The union has today launched its Play is Learning campaign urging the government to act immediately and decisively to secure PBL practice in the early years of WA schooling.
SSTUWA President Pat Byrne said play based learning was vital in utilising children’s play as a context for learning.
“It is recognised as a highly effective building block in bringing children’s learning to a higher level, it stimulates children’s cognitive, emotional and social development,” she said.
“Evidence based research shows that adult involvement in children’s play can extend learning opportunities within the play itself, through the provision of developmentally appropriate play experiences.”
The union surveyed 617 early childhood teachers (ECTs), school administrators and principals on early childhood education (ECE) from October to December last year.
Results revealed more than 70 per cent of those surveyed experienced difficulties in trying to implement a play-based curriculum in WA classrooms.
Director of Early Childhood Education at Murdoch University, Dr Sandra Hesterman, used the responses as the basis of a research paper, The State of Play in WA, also released today.
Ms Byrne said research has shown comprehensively and conclusively that PBL has far reaching benefits for children, including improved academic outcomes, wellbeing, creativity, problem-solving and social skills.
“The biggest issue we have is many people see PBL as “just play”, but this is not the case.
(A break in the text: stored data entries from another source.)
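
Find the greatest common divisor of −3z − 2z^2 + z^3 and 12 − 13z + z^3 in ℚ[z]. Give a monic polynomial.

−3 + z

By polynomial division,
  z^3 − 2z^2 − 3z = (z^3 − 13z + 12) + (−2z^2 + 10z − 12)
  z^3 − 13z + 12 = (−(1/2)z − 5/2)(−2z^2 + 10z − 12) + (6z − 18)
  −2z^2 + 10z − 12 = (−(1/3)z + 2/3)(6z − 18) + (0)
Last nonzero remainder: 6z − 18. Dividing through by 6 gives the monic gcd z − 3.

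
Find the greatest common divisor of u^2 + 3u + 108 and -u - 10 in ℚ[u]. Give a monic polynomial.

1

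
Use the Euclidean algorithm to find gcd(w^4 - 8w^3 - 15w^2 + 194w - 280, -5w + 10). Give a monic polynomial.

Repeated division with remainder:
  w^4 - 8w^3 - 15w^2 + 194w - 280 = (-(1/5)w^3 + (6/5)w^2 + (27/5)w - 28)(-5w + 10) + (0)
Last nonzero remainder: -5w + 10. Dividing through by -5 gives the monic gcd w - 2.

w - 2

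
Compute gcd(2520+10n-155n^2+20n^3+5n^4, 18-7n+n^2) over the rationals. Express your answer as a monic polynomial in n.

18-7n+n^2

By polynomial division,
  5n^4+20n^3-155n^2+10n+2520 = (5n^2+55n+140)(n^2-7n+18) + (0)
The last nonzero remainder n^2-7n+18 is already monic.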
PBL is when the teacher sets up an environment with a range of activities that spark open-ended inquiry experiences and allow the child to explore what interests them, with the teacher playing a supporting role in facilitating learning when required,” she said.
“Our members and early childhood advocates have cited a decline in child-initiated and self-directed play in recent years from kindergarten, pre-primary and year 1 and 2 classrooms as a result of an increasing tendency towards more formalised learning at earlier stages.
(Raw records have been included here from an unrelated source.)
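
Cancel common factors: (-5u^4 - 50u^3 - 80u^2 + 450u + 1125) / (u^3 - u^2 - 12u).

Apply the Euclidean algorithm:
  -5u^4 - 50u^3 - 80u^2 + 450u + 1125 = (-5u - 55)(u^3 - u^2 - 12u) + (-195u^2 - 210u + 1125)
  u^3 - u^2 - 12u = (-(1/195)u + 9/845)(-195u^2 - 210u + 1125) + (-(675/169)u - 2025/169)
  -195u^2 - 210u + 1125 = ((2197/45)u - 845/9)(-(675/169)u - 2025/169) + (0)
Last nonzero remainder: -(675/169)u - 2025/169. Dividing through by -675/169 gives the monic gcd u + 3.
Cancel u + 3 from numerator and denominator to get the reduced form.

(-5u^3 - 35u^2 + 25u + 375)/(u^2 - 4u)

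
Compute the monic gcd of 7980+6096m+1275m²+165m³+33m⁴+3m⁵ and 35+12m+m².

35+12m+m²

Apply the Euclidean algorithm:
  3m⁵+33m⁴+165m³+1275m²+6096m+7980 = (3m³−3m²+96m+228)(m²+12m+35) + (0)
The last nonzero remainder m²+12m+35 is already monic.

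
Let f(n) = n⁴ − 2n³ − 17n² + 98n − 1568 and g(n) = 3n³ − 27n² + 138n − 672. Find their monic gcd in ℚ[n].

Euclidean algorithm in ℚ[n]:
  n⁴ − 2n³ − 17n² + 98n − 1568 = ((1/3)n + 7/3)(3n³ − 27n² + 138n − 672) + (0)
Last nonzero remainder: 3n³ − 27n² + 138n − 672. Dividing through by 3 gives the monic gcd n³ − 9n² + 46n − 224.

n³ − 9n² + 46n − 224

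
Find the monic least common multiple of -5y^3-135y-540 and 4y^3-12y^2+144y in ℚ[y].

By polynomial division,
  -5y^3-135y-540 = (-5/4)(4y^3-12y^2+144y) + (-15y^2+45y-540)
  4y^3-12y^2+144y = (-(4/15)y)(-15y^2+45y-540) + (0)
Last nonzero remainder: -15y^2+45y-540. Dividing through by -15 gives the monic gcd y^2-3y+36.
Then lcm(f, g) = f·g / gcd(f, g); expanding and making the result monic gives the answer.

y^4+27y^2+108y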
“The SSTUWA supports a state-wide play strategy which outlines the benefits of PBL and promotes a balanced approach between PBL and teacher-led explicit instruction.
“Explicit instruction has its place integrated within a play-based model, but a state-wide play strategy needs to be clearly articulated under the leadership of the department to ensure that principals, educators and parents share an understanding of early childhood pedagogy and an appreciation of its importance for the wellbeing of young children.
“Our members are concerned that the setting of premature targets in early learning is having a negative effect - too much emphasis is being placed on formal assessments for young children at a very young age, the consequence of which is to limit the extent of PBL in K-3 classrooms.
“Teachers are under increasing pressure to meet assessment outcomes dictated from above by people who do not work with young children,” Ms Byrne said.
More than 80 per cent of survey participants supported more PBL in early childhood classrooms.
“The curriculum expectations are far too great for younger children, there is a lot of pressure for them to learn,” one respondent said.
“Children are not given the opportunity to discover, create, interact and gain confidence when they are being inundated with an overloaded curriculum.”
Another called for “less pressure on school leaders and teachers to achieve NAPLAN results as this interferes with a focus on play-based learning”.
Recommendations from the research paper include ECTs being consulted on PBL pedagogies and ECE curriculum development, the provision of professional learning on PBL to non-ECE teachers and school leaders and for a review on reporting requirements for ECE.